I’ve been given the gift of being able to be present with and to hear the experiences of other people who are passionate about their life in God. That gift of listening is sacramentalized in the ministry of spiritual direction, in which I’ve been blessed to take part. But at its most basic, this ministry has also given me the gift of learning obedience in its truest sense: listening to the voice of the One who’s completely, utterly committed to me, and whose only desire is that I come to the vision which God had for me when I was brought into being. This obedience is manifested in relationships within our community of Brothers, as well as with our friends, volunteers, and employees. I find myself again and again humbled, honored, and blessed by the willingness of people to speak of their experiences of God. I realize now very clearly that though never ordained as deacon or priest, I exercise gifts of those ministries in a unique way that could not have come about in any other fashion. That has been a great gift.

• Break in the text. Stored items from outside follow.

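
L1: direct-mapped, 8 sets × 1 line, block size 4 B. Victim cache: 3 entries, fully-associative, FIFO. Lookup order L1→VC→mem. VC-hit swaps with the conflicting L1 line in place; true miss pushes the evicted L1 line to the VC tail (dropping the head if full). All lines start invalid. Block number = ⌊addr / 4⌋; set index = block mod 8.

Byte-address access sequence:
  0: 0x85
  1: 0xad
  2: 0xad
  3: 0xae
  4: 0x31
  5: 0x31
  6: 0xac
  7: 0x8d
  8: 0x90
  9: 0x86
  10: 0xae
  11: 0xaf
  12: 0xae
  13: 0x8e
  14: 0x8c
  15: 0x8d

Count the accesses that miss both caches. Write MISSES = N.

MISSES = 5

0: 0x85 (blk 33, set 1) → MISS  vc=[]
1: 0xad (blk 43, set 3) → MISS  vc=[]
2: 0xad (blk 43, set 3) → L1-HIT  vc=[]
3: 0xae (blk 43, set 3) → L1-HIT  vc=[]
4: 0x31 (blk 12, set 4) → MISS  vc=[]
5: 0x31 (blk 12, set 4) → L1-HIT  vc=[]
6: 0xac (blk 43, set 3) → L1-HIT  vc=[]
7: 0x8d (blk 35, set 3) → MISS  vc=[43]
8: 0x90 (blk 36, set 4) → MISS  vc=[43, 12]
9: 0x86 (blk 33, set 1) → L1-HIT  vc=[43, 12]
10: 0xae (blk 43, set 3) → VC-HIT  vc=[35, 12]
11: 0xaf (blk 43, set 3) → L1-HIT  vc=[35, 12]
12: 0xae (blk 43, set 3) → L1-HIT  vc=[35, 12]
13: 0x8e (blk 35, set 3) → VC-HIT  vc=[43, 12]
14: 0x8c (blk 35, set 3) → L1-HIT  vc=[43, 12]
15: 0x8d (blk 35, set 3) → L1-HIT  vc=[43, 12]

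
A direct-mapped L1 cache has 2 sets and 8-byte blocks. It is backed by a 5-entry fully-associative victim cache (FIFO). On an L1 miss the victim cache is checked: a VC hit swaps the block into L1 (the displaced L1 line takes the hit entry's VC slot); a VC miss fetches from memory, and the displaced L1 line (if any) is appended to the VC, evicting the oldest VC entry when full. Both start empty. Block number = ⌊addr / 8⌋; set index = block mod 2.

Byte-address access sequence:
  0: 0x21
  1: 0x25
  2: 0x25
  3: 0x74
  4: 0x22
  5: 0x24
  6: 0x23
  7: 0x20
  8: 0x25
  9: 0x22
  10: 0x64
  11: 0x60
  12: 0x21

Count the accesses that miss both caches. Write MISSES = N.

  [0] addr=0x21 blk=4 s=0: MISS | VC []
  [1] addr=0x25 blk=4 s=0: L1-HIT | VC []
  [2] addr=0x25 blk=4 s=0: L1-HIT | VC []
  [3] addr=0x74 blk=14 s=0: MISS | VC [4]
  [4] addr=0x22 blk=4 s=0: VC-HIT | VC [14]
  [5] addr=0x24 blk=4 s=0: L1-HIT | VC [14]
  [6] addr=0x23 blk=4 s=0: L1-HIT | VC [14]
  [7] addr=0x20 blk=4 s=0: L1-HIT | VC [14]
  [8] addr=0x25 blk=4 s=0: L1-HIT | VC [14]
  [9] addr=0x22 blk=4 s=0: L1-HIT | VC [14]
  [10] addr=0x64 blk=12 s=0: MISS | VC [14, 4]
  [11] addr=0x60 blk=12 s=0: L1-HIT | VC [14, 4]
  [12] addr=0x21 blk=4 s=0: VC-HIT | VC [14, 12]

MISSES = 3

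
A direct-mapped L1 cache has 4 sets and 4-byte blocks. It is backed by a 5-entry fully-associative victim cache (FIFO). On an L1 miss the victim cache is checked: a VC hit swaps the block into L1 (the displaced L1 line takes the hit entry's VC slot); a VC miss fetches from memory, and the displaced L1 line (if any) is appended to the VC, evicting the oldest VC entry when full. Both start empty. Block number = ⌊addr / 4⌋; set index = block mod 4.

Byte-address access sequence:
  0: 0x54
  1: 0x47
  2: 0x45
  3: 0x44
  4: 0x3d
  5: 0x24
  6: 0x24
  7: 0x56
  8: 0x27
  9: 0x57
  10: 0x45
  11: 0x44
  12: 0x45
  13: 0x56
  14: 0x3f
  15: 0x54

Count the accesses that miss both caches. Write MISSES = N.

  [0] addr=0x54 blk=21 s=1: MISS | VC []
  [1] addr=0x47 blk=17 s=1: MISS | VC [21]
  [2] addr=0x45 blk=17 s=1: L1-HIT | VC [21]
  [3] addr=0x44 blk=17 s=1: L1-HIT | VC [21]
  [4] addr=0x3d blk=15 s=3: MISS | VC [21]
  [5] addr=0x24 blk=9 s=1: MISS | VC [21, 17]
  [6] addr=0x24 blk=9 s=1: L1-HIT | VC [21, 17]
  [7] addr=0x56 blk=21 s=1: VC-HIT | VC [9, 17]
  [8] addr=0x27 blk=9 s=1: VC-HIT | VC [21, 17]
  [9] addr=0x57 blk=21 s=1: VC-HIT | VC [9, 17]
  [10] addr=0x45 blk=17 s=1: VC-HIT | VC [9, 21]
  [11] addr=0x44 blk=17 s=1: L1-HIT | VC [9, 21]
  [12] addr=0x45 blk=17 s=1: L1-HIT | VC [9, 21]
  [13] addr=0x56 blk=21 s=1: VC-HIT | VC [9, 17]
  [14] addr=0x3f blk=15 s=3: L1-HIT | VC [9, 17]
  [15] addr=0x54 blk=21 s=1: L1-HIT | VC [9, 17]

MISSES = 4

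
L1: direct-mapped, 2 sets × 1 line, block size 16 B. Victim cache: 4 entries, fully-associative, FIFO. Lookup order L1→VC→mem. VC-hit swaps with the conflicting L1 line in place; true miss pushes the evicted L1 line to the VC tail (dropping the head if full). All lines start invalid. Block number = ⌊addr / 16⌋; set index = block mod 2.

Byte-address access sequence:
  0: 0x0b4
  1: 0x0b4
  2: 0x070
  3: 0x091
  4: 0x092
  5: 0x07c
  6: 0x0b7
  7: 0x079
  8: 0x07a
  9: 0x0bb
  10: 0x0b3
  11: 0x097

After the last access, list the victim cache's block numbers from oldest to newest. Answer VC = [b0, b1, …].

VC = [7, 11]

  [0] addr=0xb4 blk=11 s=1: MISS | VC []
  [1] addr=0xb4 blk=11 s=1: L1-HIT | VC []
  [2] addr=0x70 blk=7 s=1: MISS | VC [11]
  [3] addr=0x91 blk=9 s=1: MISS | VC [11, 7]
  [4] addr=0x92 blk=9 s=1: L1-HIT | VC [11, 7]
  [5] addr=0x7c blk=7 s=1: VC-HIT | VC [11, 9]
  [6] addr=0xb7 blk=11 s=1: VC-HIT | VC [7, 9]
  [7] addr=0x79 blk=7 s=1: VC-HIT | VC [11, 9]
  [8] addr=0x7a blk=7 s=1: L1-HIT | VC [11, 9]
  [9] addr=0xbb blk=11 s=1: VC-HIT | VC [7, 9]
  [10] addr=0xb3 blk=11 s=1: L1-HIT | VC [7, 9]
  [11] addr=0x97 blk=9 s=1: VC-HIT | VC [7, 11]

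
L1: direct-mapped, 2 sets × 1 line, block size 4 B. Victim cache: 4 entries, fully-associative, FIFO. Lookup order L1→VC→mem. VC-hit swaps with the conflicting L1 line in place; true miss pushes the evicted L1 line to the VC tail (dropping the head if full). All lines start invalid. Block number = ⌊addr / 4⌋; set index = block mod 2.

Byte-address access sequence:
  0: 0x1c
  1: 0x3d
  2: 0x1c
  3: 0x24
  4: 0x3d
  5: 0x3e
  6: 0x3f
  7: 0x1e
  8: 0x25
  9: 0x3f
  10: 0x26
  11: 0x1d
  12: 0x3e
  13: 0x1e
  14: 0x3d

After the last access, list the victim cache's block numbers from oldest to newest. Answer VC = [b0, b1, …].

#0 0x1c→b7/s1 MISS; vc=[]
#1 0x3d→b15/s1 MISS; vc=[7]
#2 0x1c→b7/s1 VC-HIT; vc=[15]
#3 0x24→b9/s1 MISS; vc=[15,7]
#4 0x3d→b15/s1 VC-HIT; vc=[9,7]
#5 0x3e→b15/s1 L1-HIT; vc=[9,7]
#6 0x3f→b15/s1 L1-HIT; vc=[9,7]
#7 0x1e→b7/s1 VC-HIT; vc=[9,15]
#8 0x25→b9/s1 VC-HIT; vc=[7,15]
#9 0x3f→b15/s1 VC-HIT; vc=[7,9]
#10 0x26→b9/s1 VC-HIT; vc=[7,15]
#11 0x1d→b7/s1 VC-HIT; vc=[9,15]
#12 0x3e→b15/s1 VC-HIT; vc=[9,7]
#13 0x1e→b7/s1 VC-HIT; vc=[9,15]
#14 0x3d→b15/s1 VC-HIT; vc=[9,7]

VC = [9, 7]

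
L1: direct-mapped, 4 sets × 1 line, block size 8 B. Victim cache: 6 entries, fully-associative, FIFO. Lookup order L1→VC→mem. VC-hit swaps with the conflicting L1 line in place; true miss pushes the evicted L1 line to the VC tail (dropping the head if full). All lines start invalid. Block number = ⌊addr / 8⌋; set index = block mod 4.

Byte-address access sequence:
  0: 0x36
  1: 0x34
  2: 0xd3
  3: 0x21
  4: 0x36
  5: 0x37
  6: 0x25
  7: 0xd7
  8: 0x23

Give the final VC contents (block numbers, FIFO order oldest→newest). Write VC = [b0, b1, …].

  [0] addr=0x36 blk=6 s=2: MISS | VC []
  [1] addr=0x34 blk=6 s=2: L1-HIT | VC []
  [2] addr=0xd3 blk=26 s=2: MISS | VC [6]
  [3] addr=0x21 blk=4 s=0: MISS | VC [6]
  [4] addr=0x36 blk=6 s=2: VC-HIT | VC [26]
  [5] addr=0x37 blk=6 s=2: L1-HIT | VC [26]
  [6] addr=0x25 blk=4 s=0: L1-HIT | VC [26]
  [7] addr=0xd7 blk=26 s=2: VC-HIT | VC [6]
  [8] addr=0x23 blk=4 s=0: L1-HIT | VC [6]

VC = [6]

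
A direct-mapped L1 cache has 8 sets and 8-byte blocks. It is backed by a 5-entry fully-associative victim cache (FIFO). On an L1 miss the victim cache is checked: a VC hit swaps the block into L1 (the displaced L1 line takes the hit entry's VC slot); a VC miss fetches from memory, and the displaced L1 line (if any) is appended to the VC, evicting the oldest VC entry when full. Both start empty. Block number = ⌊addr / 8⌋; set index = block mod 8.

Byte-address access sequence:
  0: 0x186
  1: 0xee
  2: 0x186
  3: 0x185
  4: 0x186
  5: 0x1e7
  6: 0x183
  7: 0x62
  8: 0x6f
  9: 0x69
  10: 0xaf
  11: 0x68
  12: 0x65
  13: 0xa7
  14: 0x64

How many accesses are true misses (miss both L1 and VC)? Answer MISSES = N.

MISSES = 7

0: 0x186 (blk 48, set 0) → MISS  vc=[]
1: 0xee (blk 29, set 5) → MISS  vc=[]
2: 0x186 (blk 48, set 0) → L1-HIT  vc=[]
3: 0x185 (blk 48, set 0) → L1-HIT  vc=[]
4: 0x186 (blk 48, set 0) → L1-HIT  vc=[]
5: 0x1e7 (blk 60, set 4) → MISS  vc=[]
6: 0x183 (blk 48, set 0) → L1-HIT  vc=[]
7: 0x62 (blk 12, set 4) → MISS  vc=[60]
8: 0x6f (blk 13, set 5) → MISS  vc=[60, 29]
9: 0x69 (blk 13, set 5) → L1-HIT  vc=[60, 29]
10: 0xaf (blk 21, set 5) → MISS  vc=[60, 29, 13]
11: 0x68 (blk 13, set 5) → VC-HIT  vc=[60, 29, 21]
12: 0x65 (blk 12, set 4) → L1-HIT  vc=[60, 29, 21]
13: 0xa7 (blk 20, set 4) → MISS  vc=[60, 29, 21, 12]
14: 0x64 (blk 12, set 4) → VC-HIT  vc=[60, 29, 21, 20]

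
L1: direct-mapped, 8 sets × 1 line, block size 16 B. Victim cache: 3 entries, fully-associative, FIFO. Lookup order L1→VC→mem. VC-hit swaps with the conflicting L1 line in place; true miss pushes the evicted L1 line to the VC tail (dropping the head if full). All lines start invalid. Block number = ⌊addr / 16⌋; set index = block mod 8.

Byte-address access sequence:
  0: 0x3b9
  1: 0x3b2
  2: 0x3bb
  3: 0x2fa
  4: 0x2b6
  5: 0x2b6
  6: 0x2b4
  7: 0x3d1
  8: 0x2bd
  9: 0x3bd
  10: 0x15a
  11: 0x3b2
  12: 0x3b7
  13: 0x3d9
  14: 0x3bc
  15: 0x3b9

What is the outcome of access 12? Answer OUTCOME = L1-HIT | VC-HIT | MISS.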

From welcoming everyone who comes to us, retreatants and inquirers, I fully believe that we all have within us the yearning – no matter how much we’ve resisted it or had it socialized out of us – to be in union with God. Some people actively respond to this call, others run away from it for a time, yet the yearning for God enlivens every human being. One might even call it the inner monastic within us all. When people say to me, “What a special blessing to be called to the monastic life!” I’m quick to remind them that every vocation is a special blessing for a particular person, the grace to fully become the beloved creature whom God has envisioned each of us to be from before creation.

I see a wonderful, paradoxical mystery in my experience of vocation. That which God desires me to be, I could never have brought to fruition by my own efforts. Yet, drawn by Love into a mutual and ordered “company of Christ’s friends,” I, along with my Brothers, have been given the privilege and joy to model for others and to awaken in them the longing for God.